The FDA granted priority review to dacomitinib for the treatment of patients with locally advanced or metastatic non-small cell lung cancer with epidermal growth factor receptor-activating mutations, according to the agent’s manufacturer.
Dacomitinib (PF-00299804, Pfizer) is a once-daily oral pan-human EGFR tyrosine kinase inhibitor.
The FDA based this priority review designation on the results from the phase 3 ARCHER 1050 trial of dacomitinib compared with gefitinib (Iressa, AstraZeneca).
Median PFS reached 14.7 months among patients randomly assigned to dacomitinib (n = 227) compared with 9.2 months among patients assigned gefitinib (n = 225), resulting in a 41% reduction in risk for disease progression or death (HR = 0.59; 95% CI, 0.47-0.74).
As HemOnc Today previously reported, results from this study were presented at the ASCO Annual Meeting last year.

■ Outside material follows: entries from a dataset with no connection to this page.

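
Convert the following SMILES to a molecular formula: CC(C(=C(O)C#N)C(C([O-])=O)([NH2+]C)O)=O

C8H10N2O5

Heavy atoms from the SMILES: 8 C, 2 N, 5 O.
Implicit hydrogens by atom environment:
  6 × C: no H
  2 × C: 3 H each → 6
  2 × O: 1 H each → 2
  2 × O: no H
  1 × N (charge +1): 2 H
  1 × N: no H
  1 × O (charge -1): no H
  Total hydrogens = 10.
Molecular formula: C8H10N2O5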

“While significant progress has been made in the treatment of patients with non-small cell lung cancers harboring EGFR-activating mutations, it remains a challenging disease and new treatment options are needed,” Mace Rothenberg, MD, chief development officer of oncology at Pfizer Global Product Development, said in a press release. “In the pivotal clinical trial that supports these applications, dacomitinib showed clinically meaningful improvement in PFS over gefitinib, one of the first EGFR-targeted therapies to demonstrate activity in this disease.”
The adverse events observed with dacomitinib appeared consistent with findings from previous trials. The most common adverse events included diarrhea (87%), nail changes (62%), rash/dermatitis acneiform (49%) and mouth sores (44%). The most common grade 3 adverse events included rash (14%) and diarrhea (8%). For dacomitinib-treated patients, 2% had grade 4 adverse events. Additionally, there was one case of grade 5 diarrhea and one case of grade 5 liver disease.
Ten percent of patients randomly assigned to dacomitinib discontinued treatment due to adverse events compared with 7% of treated with gefitinib.